Connection Input Form
Use factored loads and project material properties for a fast preliminary check.
Example Data Table
This example shows a typical beam splice check for fast benchmarking.
| Case | Method | Shear Load | Tension Load | Bolts | Bolt Size | Governing Capacity | Combined Utilization |
|---|---|---|---|---|---|---|---|
| Beam splice A | Bearing-type | 180 kN | 45 kN | 4 | M20 | 376.39 kN | 0.49 |
| Brace gusset B | Slip-critical | 120 kN | 30 kN | 4 | M20 | 98.52 kN | 1.23 |
| Column cleat C | Bearing-type | 95 kN | 10 kN | 3 | M16 | 114.60 kN | 0.84 |
Formula Used
These equations provide preliminary estimates for construction planning and early design screening.

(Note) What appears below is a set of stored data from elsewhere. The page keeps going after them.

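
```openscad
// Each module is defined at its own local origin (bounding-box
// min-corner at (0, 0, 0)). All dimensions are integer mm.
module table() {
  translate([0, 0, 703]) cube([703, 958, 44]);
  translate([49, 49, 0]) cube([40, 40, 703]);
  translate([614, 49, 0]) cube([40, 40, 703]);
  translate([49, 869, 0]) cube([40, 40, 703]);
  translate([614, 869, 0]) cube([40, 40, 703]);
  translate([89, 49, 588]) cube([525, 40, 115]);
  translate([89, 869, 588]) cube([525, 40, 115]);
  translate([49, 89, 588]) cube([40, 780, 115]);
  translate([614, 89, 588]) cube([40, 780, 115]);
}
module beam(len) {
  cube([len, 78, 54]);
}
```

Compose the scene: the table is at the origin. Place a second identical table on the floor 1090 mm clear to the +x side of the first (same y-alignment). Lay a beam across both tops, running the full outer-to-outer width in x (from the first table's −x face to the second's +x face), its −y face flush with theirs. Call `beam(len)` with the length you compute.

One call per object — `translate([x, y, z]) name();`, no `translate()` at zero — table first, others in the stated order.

table();
translate([1793, 0, 0]) table();
translate([0, 0, 747]) beam(2496);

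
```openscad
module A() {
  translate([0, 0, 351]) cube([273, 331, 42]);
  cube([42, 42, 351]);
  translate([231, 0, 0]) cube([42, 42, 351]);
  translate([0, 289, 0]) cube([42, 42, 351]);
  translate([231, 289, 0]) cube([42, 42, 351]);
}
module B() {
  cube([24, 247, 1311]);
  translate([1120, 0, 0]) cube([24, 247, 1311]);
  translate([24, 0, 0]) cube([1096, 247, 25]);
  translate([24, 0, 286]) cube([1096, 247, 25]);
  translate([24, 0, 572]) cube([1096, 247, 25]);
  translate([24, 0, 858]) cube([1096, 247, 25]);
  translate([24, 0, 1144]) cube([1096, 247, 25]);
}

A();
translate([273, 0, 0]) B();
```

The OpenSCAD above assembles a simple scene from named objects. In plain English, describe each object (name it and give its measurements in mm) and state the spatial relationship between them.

A is a four-legged stool. The seat is 273×331 mm, 42 mm thick, top at z = 393 mm. It stands on four square legs, each 42×42 mm in cross-section, from z = 0 to the seat underside, each flush with a corner of the seat.

B is a bookshelf 1144 mm wide overall, 247 mm deep and 1311 mm tall. The two sides are 24 mm thick vertical panels. 5 horizontal shelves of 25 mm thickness span between the inner faces of the sides; the lowest shelf sits on the floor and shelves are stacked with a clear vertical gap of 261 mm between each pair.

The bookshelf is against the stool's +x side, with their −y faces flush.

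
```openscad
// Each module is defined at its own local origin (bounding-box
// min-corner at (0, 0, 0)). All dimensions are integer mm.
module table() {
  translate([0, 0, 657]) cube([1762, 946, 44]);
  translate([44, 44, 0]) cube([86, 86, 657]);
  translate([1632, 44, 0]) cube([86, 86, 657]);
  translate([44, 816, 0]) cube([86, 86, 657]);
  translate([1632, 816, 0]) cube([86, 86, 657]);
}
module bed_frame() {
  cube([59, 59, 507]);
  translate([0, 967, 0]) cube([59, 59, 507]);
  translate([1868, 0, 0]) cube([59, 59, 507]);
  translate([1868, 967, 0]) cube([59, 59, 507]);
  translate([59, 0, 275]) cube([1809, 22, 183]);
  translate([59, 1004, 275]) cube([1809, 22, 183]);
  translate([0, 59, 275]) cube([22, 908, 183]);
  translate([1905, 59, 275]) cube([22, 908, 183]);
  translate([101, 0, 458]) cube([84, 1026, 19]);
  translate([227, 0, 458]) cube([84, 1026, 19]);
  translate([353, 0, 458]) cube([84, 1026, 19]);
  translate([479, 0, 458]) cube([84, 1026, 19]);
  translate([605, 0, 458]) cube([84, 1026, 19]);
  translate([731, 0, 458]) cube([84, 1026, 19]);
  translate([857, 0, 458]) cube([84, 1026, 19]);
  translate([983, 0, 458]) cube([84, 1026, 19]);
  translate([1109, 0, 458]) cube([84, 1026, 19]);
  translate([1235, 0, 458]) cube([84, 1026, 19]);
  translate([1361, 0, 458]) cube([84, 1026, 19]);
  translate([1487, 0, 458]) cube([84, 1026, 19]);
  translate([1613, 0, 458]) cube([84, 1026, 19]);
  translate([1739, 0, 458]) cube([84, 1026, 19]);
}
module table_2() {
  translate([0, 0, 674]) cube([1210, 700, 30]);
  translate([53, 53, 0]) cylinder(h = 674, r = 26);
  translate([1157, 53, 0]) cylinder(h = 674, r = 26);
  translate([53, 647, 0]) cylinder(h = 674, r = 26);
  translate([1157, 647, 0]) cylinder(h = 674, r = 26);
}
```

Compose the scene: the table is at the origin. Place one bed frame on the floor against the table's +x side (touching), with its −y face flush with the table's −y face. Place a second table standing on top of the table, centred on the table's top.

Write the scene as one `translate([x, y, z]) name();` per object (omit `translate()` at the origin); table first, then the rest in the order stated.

table();
translate([1762, 0, 0]) bed_frame();
translate([276, 123, 701]) table_2();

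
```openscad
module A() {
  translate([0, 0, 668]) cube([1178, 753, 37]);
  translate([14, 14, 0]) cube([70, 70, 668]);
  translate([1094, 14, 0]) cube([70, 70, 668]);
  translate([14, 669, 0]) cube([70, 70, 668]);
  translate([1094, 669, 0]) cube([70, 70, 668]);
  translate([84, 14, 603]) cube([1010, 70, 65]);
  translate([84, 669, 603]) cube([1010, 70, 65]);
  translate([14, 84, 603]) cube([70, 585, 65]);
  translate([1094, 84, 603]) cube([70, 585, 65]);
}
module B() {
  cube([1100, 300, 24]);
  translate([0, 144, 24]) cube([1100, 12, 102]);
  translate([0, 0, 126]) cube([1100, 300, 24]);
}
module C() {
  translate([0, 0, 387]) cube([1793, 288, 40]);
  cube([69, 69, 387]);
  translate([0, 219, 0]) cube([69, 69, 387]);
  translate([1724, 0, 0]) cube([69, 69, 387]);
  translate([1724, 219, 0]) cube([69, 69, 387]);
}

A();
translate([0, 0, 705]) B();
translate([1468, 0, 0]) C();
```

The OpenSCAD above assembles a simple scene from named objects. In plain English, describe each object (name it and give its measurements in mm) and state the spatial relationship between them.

A is a rectangular dining table. The top is 1178×753×37 mm with its upper surface at z = 705 mm. It stands on four 70×70 mm square legs, each inset 14 mm from the nearest pair of top edges, running from the floor to the underside of the top. Four apron rails, 70 mm thick and 65 mm tall, run between adjacent legs with their top edges flush with the underside of the top and their outer faces flush with the legs' outer faces.

B is an I-beam lying along x, 1100 mm long. Overall section height 150 mm. Two flanges 300 mm wide (y) and 24 mm thick, one on the floor and one at the top; a web 12 mm thick runs between them, centred on the flange width.

C is a bench: a 1793×288 mm seat slab, 40 mm thick, top at z = 427 mm, on four 69×69 mm square legs flush with the seat corners and standing on z = 0.

The I-beam is on top of the table. The bench is on the floor beside the table on its +x side.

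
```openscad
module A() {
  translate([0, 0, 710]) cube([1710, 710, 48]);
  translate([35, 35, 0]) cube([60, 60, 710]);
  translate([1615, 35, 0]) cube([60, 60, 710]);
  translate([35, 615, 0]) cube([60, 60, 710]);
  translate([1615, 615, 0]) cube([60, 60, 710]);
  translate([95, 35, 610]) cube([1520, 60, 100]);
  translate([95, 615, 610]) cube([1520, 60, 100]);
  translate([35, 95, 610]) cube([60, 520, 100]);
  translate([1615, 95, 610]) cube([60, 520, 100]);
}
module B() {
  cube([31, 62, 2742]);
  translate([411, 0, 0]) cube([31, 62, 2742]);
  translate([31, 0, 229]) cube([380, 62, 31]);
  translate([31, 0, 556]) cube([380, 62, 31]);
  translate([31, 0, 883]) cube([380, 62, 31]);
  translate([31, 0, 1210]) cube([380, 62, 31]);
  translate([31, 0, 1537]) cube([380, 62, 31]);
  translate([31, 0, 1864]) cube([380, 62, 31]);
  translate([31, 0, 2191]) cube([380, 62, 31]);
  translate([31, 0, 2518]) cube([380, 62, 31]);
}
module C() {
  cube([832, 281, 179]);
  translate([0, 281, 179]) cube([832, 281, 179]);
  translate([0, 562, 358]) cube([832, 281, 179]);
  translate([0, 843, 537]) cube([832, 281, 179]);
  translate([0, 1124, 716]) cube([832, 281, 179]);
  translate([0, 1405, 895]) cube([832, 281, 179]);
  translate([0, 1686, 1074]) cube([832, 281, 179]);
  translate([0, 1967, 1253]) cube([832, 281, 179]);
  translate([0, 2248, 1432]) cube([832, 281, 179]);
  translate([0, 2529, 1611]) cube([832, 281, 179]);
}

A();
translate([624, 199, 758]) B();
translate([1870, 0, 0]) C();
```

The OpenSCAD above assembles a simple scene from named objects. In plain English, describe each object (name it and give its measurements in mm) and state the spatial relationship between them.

A is a table: top 1710 mm (x) × 710 mm (y), 48 mm thick, upper face at z = 758 mm, on four 60×60 mm square legs, each inset 35 mm from the nearest pair of top edges, running from z = 0 to the bottom of the top. Four apron rails, 60 mm thick and 100 mm tall, run between adjacent legs with their top edges flush with the underside of the top and their outer faces flush with the legs' outer faces.

B is a wooden ladder with two side rails of 31×62 mm section and 2742 mm height, set 442 mm apart overall. Between them run 8 rectangular rungs (62 mm deep, 31 mm thick), front faces flush with the rails' −y face. The bottom of the first rung is 229 mm above the floor and each subsequent rung is 327 mm higher than the one below.

C is a straight staircase of 10 solid steps. Each step is 832 mm wide (x), 281 mm deep (y, the going) and 179 mm tall (the rise). The first step rests on the floor; each subsequent step sits one going further in +y and one rise higher in +z, directly behind and above the previous step with no overlap.

The ladder is on top of the table. The staircase is on the floor beside the table on its +x side.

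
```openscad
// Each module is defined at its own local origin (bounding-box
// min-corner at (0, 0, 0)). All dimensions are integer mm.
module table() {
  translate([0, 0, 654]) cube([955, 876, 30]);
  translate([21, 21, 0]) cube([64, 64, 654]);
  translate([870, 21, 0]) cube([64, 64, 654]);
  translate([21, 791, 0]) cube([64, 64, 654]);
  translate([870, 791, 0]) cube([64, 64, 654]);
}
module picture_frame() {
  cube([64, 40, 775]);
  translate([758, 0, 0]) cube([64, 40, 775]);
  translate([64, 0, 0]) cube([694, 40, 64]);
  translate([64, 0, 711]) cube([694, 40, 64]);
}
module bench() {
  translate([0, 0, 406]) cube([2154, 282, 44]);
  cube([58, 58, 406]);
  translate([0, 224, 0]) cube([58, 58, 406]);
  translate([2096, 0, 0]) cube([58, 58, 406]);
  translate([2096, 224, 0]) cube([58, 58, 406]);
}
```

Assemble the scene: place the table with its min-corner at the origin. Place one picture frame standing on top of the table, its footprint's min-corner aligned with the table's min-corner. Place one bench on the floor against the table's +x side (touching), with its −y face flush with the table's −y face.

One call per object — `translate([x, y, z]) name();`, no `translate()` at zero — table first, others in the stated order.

table();
translate([0, 0, 684]) picture_frame();
translate([955, 0, 0]) bench();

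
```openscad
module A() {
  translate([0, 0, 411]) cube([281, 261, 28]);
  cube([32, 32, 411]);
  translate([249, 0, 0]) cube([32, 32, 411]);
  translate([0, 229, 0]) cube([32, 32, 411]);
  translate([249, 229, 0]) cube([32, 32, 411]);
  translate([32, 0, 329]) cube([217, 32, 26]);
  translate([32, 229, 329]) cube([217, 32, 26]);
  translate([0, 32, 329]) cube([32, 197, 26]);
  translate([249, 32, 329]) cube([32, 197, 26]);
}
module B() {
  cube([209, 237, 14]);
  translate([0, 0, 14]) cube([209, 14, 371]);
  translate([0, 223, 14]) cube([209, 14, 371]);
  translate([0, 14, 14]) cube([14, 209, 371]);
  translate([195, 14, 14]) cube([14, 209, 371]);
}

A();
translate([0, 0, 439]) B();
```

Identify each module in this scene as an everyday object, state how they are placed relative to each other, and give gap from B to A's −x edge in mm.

The open box's min-x is at 0; the stool's min-x is 0; gap = 0 mm.

A is a stool. B is an open box. The open box is on top of the stool. The gap from the open box to the stool's −x edge is 0 mm.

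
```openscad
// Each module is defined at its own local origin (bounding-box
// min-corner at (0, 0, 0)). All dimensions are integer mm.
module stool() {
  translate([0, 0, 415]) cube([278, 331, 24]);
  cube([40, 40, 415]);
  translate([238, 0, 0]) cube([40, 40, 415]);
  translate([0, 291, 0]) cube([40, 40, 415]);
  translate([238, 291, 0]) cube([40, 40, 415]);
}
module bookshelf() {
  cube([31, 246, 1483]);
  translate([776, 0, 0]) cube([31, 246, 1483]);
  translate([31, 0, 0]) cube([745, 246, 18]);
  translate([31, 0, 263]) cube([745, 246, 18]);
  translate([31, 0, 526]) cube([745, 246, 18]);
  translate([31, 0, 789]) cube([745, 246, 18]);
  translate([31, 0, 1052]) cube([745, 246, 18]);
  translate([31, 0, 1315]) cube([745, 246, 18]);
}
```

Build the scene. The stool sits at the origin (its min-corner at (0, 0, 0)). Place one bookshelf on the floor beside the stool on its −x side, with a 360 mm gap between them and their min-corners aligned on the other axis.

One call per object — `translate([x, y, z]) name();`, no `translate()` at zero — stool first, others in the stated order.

stool();
translate([-1167, 0, 0]) bookshelf();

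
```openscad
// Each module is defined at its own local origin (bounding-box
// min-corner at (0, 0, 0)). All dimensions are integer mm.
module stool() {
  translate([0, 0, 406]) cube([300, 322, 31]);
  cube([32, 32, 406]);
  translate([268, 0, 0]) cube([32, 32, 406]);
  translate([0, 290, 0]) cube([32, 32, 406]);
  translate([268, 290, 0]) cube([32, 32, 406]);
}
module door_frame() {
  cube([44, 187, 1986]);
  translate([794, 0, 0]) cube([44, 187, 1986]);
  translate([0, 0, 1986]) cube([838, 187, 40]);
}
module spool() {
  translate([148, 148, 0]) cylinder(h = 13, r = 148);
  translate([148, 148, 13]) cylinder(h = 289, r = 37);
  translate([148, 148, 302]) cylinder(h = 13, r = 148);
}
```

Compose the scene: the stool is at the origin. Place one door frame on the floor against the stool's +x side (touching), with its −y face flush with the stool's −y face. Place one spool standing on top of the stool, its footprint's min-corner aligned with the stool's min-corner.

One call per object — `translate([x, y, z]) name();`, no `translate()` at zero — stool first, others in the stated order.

stool();
translate([300, 0, 0]) door_frame();
translate([0, 0, 437]) spool();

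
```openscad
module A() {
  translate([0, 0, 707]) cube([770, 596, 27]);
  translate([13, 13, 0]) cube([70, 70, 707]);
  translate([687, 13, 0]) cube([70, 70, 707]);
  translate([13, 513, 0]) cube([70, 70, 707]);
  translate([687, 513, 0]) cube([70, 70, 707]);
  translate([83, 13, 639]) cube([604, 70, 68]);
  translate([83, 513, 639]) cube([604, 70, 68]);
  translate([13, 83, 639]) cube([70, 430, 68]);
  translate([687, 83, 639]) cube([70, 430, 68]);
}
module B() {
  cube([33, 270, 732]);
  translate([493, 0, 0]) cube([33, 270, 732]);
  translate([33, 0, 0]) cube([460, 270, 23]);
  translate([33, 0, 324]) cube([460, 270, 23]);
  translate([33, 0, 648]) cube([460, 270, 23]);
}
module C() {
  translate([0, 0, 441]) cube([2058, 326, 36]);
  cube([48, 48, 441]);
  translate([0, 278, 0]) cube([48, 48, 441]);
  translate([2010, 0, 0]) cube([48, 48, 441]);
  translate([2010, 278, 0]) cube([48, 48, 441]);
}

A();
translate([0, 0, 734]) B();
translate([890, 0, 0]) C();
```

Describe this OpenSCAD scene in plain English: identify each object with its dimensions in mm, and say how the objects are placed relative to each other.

A is a rectangular dining table. The top is 770×596×27 mm with its upper surface at z = 734 mm. It stands on four 70×70 mm square legs, each inset 13 mm from the nearest pair of top edges, running from the floor to the underside of the top. Four apron rails, 70 mm thick and 68 mm tall, run between adjacent legs with their top edges flush with the underside of the top and their outer faces flush with the legs' outer faces.

B is a bookshelf 526 mm wide overall, 270 mm deep and 732 mm tall. The two sides are 33 mm thick vertical panels. 3 horizontal shelves of 23 mm thickness span between the inner faces of the sides; the lowest shelf sits on the floor and shelves are stacked with a clear vertical gap of 301 mm between each pair.

C is a bench: a 2058×326 mm seat slab, 36 mm thick, top at z = 477 mm, on four 48×48 mm square legs flush with the seat corners and standing on z = 0.

The bookshelf is on top of the table. The bench is on the floor beside the table on its +x side.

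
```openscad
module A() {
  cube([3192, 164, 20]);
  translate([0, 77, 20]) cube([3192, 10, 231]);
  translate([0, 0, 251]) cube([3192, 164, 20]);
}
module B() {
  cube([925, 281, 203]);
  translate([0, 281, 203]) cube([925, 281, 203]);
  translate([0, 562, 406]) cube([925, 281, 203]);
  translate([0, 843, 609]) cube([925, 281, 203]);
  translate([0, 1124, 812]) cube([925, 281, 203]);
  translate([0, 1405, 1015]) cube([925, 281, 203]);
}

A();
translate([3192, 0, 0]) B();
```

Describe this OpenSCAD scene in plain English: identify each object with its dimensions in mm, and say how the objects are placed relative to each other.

A is an I-beam lying along x, 3192 mm long. Overall section height 271 mm. Two flanges 164 mm wide (y) and 20 mm thick, one on the floor and one at the top; a web 10 mm thick runs between them, centred on the flange width.

B is a run of 6 identical solid stair steps. Each tread is 925×281 mm and each step block is 203 mm high. Step 1 rests on the floor; step k is offset from step 1 by (k−1)×281 mm in y and (k−1)×203 mm in z.

The staircase is against the I-beam's +x side, with their −y faces flush.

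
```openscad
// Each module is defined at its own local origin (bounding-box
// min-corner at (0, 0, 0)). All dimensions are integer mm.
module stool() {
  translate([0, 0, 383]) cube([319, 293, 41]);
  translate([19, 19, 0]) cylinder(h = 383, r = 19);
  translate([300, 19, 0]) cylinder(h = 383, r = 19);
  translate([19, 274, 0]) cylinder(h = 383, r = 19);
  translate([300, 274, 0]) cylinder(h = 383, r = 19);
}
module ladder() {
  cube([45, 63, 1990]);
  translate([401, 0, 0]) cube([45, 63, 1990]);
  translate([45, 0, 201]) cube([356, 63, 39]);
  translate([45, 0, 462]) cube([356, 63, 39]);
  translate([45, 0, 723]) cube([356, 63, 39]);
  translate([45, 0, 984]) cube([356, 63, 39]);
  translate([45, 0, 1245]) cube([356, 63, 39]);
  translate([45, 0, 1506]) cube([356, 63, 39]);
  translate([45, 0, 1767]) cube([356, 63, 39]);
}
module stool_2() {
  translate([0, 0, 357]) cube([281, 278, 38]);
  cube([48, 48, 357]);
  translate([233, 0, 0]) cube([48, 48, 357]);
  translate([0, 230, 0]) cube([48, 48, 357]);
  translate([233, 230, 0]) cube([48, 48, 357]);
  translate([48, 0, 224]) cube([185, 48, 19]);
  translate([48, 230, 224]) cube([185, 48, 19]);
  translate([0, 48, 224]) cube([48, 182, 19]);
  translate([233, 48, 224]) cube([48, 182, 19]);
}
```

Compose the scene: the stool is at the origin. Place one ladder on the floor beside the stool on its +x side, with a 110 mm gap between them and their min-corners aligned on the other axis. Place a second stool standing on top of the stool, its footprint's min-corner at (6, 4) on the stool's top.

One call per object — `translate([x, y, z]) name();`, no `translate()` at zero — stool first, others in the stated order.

stool();
translate([429, 0, 0]) ladder();
translate([6, 4, 424]) stool_2();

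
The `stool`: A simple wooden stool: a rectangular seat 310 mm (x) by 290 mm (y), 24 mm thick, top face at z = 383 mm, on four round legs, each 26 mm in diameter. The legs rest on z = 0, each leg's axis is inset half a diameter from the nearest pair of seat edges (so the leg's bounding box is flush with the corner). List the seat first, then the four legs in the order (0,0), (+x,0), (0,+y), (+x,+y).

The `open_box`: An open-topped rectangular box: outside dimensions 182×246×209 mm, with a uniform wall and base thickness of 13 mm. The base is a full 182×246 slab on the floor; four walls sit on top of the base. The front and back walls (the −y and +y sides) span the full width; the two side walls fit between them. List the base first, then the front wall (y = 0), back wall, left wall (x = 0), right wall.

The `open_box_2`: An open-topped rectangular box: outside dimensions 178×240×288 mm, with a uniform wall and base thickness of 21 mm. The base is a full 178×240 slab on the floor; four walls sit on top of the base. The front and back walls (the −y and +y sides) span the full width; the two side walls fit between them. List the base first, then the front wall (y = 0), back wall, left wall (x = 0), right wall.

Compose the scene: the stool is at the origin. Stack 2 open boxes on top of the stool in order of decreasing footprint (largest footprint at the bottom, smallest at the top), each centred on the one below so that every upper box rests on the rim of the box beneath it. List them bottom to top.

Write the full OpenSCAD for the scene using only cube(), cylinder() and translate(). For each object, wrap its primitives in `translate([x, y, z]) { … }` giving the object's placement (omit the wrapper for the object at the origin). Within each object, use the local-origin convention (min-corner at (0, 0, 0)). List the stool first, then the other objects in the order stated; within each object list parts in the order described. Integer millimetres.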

- Gross bolt area: A = πd² / 4
- Effective shear area: Av = A × shear area factor
- Effective tension area: At = A × tension area factor
- Bolt shear capacity per bolt: V = 0.60 × Fu,b × Av × shear planes / γ
- Bolt tension capacity per bolt: T = 0.75 × Fu,b × At / γ
- Plate bearing capacity per bolt: Rb = min(1.20 × Lc × t × Fu,p, 2.40 × d × t × Fu,p) / γ
- Slip resistance per bolt: Rs = μ × interfaces × preload factor × Fu,b × A / γ
- Combined utilization: U = √[(Vd/Vcap)² + (Td/Tcap)²]
How to Use This Calculator
- Enter a connection label for reporting clarity.
- Select bearing-type or slip-critical behavior.
- Input factored shear and factored tension loads.
- Fill in bolt size, strength, count, and shear planes.
- Enter plate thickness, plate strength, hole size, edge distance, and pitch.
- Adjust thread, tension area, preload, slip factor, and interface assumptions.
- Press Calculate Connection to display the result above the form.
- Use the export buttons to save the input and result tables.
Important Note
This tool is intended for preliminary estimating and coordination. Always verify project-specific bolt design with the governing structural code, detailing rules, and engineer-of-record requirements.
Frequently Asked Questions
1. What does this bolted connection calculator check?
It estimates bolt shear, bolt tension, plate bearing, slip resistance, reserve capacity, and a combined utilization ratio for preliminary connection review.
2. Is this suitable for final structural design?
No. It is best for screening, estimating, and comparing options. Final design still needs code-based checks, detailing limits, and project engineer approval.
3. When should I choose slip-critical mode?
Use slip-critical mode when slip at service or factored load is unacceptable, such as vibration-sensitive joints, fatigue locations, or alignment-critical assemblies.
4. Why do threads in the shear plane matter?
Threads reduce effective shear area. A smaller resisting area lowers shear capacity, so the calculator applies a reduction when threads pass through the shear plane.
5. What is the tension area factor?
It represents the ratio between effective tensile area and gross shank area. Threaded bolts usually have a net area lower than the shank area.
6. Why can bearing govern before bolt shear?
Thin plates, weak steel, short edge distances, or tight pitch values can reduce bearing resistance enough to control the total shear check.
7. What does combined utilization show?
It blends shear and tension demand ratios into one interaction value. A value above 1.00 signals the selected input set needs revision.
8. What do the CSV and PDF exports include?
They include the submitted inputs and calculated outputs, which helps with estimate packages, coordination notes, design reviews, and recordkeeping.